Mace pointed to the fact that depending on what college division, players have 40-60 games. Then there are 40 or more in summer leagues like the Valley League or Rockingham County Baseball League. And that’s not counting travel ball, especially for younger players not yet at the college level.
“Playing baseball the year round can affect arm strength and endurance,” Laase said. “A pitcher should take at least two weeks off before starting on a (off-season) throwing program.”
So, for baseball, pitch counts to protect arms are becoming a way of life.
Just look a the majors. Every game shows pitch counts on the television screen. The magic is around 100 pitches. Reach that level, and the starter is gone. It’s usually around the seventh inning.
Every major league team has hurlers whose assigned duty is middle relief, eighth inning setup or ninth inning closer.
Last year, only four hurlers threw as many as four complete major league games. They were Jake Arrieta of the Chicago Cubs, Madison Bumgarner of the San Francisco Giants, Clayton Kershaw of the Los Angeles Dodgers and Max Scherzer of the Washington Nationals. This year, only Johnny Cueto of San Francisco has hurled four complete outings.

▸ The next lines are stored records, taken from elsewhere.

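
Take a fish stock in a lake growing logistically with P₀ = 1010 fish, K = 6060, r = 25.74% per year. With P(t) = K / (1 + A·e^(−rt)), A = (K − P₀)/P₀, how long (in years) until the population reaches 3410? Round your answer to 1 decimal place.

t ≈ 7.2 years

A = (6060 − 1010)/1010 = 5
3410 = 6060/(1 + 5·e^(−0.2574t)) → 1 + 5·e^(−0.2574t) = 1.77713
e^(−0.2574t) = 0.155425 → t = ln(6.43396)/0.2574 = 1.86159/0.2574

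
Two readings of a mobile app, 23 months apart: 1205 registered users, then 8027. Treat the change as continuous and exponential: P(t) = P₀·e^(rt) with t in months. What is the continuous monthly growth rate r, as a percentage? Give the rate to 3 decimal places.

r ≈ 8.245% per month

8027 = 1205 · e^(r·23)
e^(23r) = 8027/1205 = 6.66141
r = ln(6.66141) / 23 = 1.89633 / 23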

To throw a complete game, it has to be special. In Scherzer’s case, it was a pair of no-hitters. So far In 2016, out of 103 games played, the Nationals have just one complete game.
But it used not to be this way. A century ago, complete games were the norm. Walter Johnson of the Washington Nationals in 1910 had 38 complete games in a season, and 29 or more in six seasons.
Cy Young had 749 complete games for his career, which is the major league record. And even Babe Ruth hurled 35 complete games for Boston in 1917. Bullpens and relief pitchers weren’t so significant then.
Yep! things are a-changin’ and have changed. Those guys of a century ago didn’t know what a pitch count was. But they had to have taken care of their arms or they would have never lasted for so many complete games.
Now, everyone is about to know what pitch counts are about.